There are quite a few essential nutrients not present in plants. Of those that are, they are often less bioavailable or are found along side anti-nutrients. I'll mention just one: docosahexaenoic acid, an essential omega-3 fatty acid important for normal brain function. Has been with us for a while, Michael A. Crawford calls it "nutritional armor in evolution", and curiously it is photosensitive; photoreceptor cells contains high levels of DHA.
The human body can make DHA itself (being an essential nutrient after all, you would hope so), by converting from ALA, but this process is inefficient so vegetarians often have lower levels of DHA than meat-eaters. Apparently it is also found in microalgaes so some vegetarians supplement. But what else are they missing? What are they missing that we don't even know about yet?

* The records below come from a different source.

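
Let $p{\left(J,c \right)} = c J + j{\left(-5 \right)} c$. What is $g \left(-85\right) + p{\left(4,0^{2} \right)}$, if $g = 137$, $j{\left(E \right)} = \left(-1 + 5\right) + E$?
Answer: $-11645$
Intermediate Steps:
$j{\left(E \right)} = 4 + E$
$p{\left(J,c \right)} = - c + J c$ ($p{\left(J,c \right)} = c J + \left(4 - 5\right) c = J c - c = - c + J c$)
$g \left(-85\right) + p{\left(4,0^{2} \right)} = 137 \left(-85\right) + 0^{2} \left(-1 + 4\right) = -11645 + 0 \cdot 3 = -11645 + 0 = -11645$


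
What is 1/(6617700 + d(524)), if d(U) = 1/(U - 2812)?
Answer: 2288/15141297599 ≈ 1.5111e-7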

An example of an anti-nutrient in plants: phytic acid in legumes, interfering with the absorption of iron, zinc, and calcium. Some plant foods do contain iron, but it is less easily absorbed than the type of iron only found in meat: heme-iron. This makes vegetarians especially women more prone to anemia. I've even heard of women who stopped having their periods after a vegan diet for many years, which promptly resumed when eating meat. Other animals with larger stomachs are more equipped at processing these substances in plants than humans.
Granted there are other mechanisms for unlocking the nutrients caged away in plants. The Aztecs invented grinding corn soaked in limewater, now known as nixtamalization, to increase nutritional value (converting bound niacin to free nicin, helping prevent pellagra) and decrease mycotoxins. But having ruminants eat grass, which humans then in turn eat in the form of meat and milk, is a very efficient and effective process.
This process repeats itself in other systems: for example, small crustaceans/plankton eaten by feeder fish like herrings, eaten by larger fish like salmon, eaten by mammals like bears. The "Food Chain".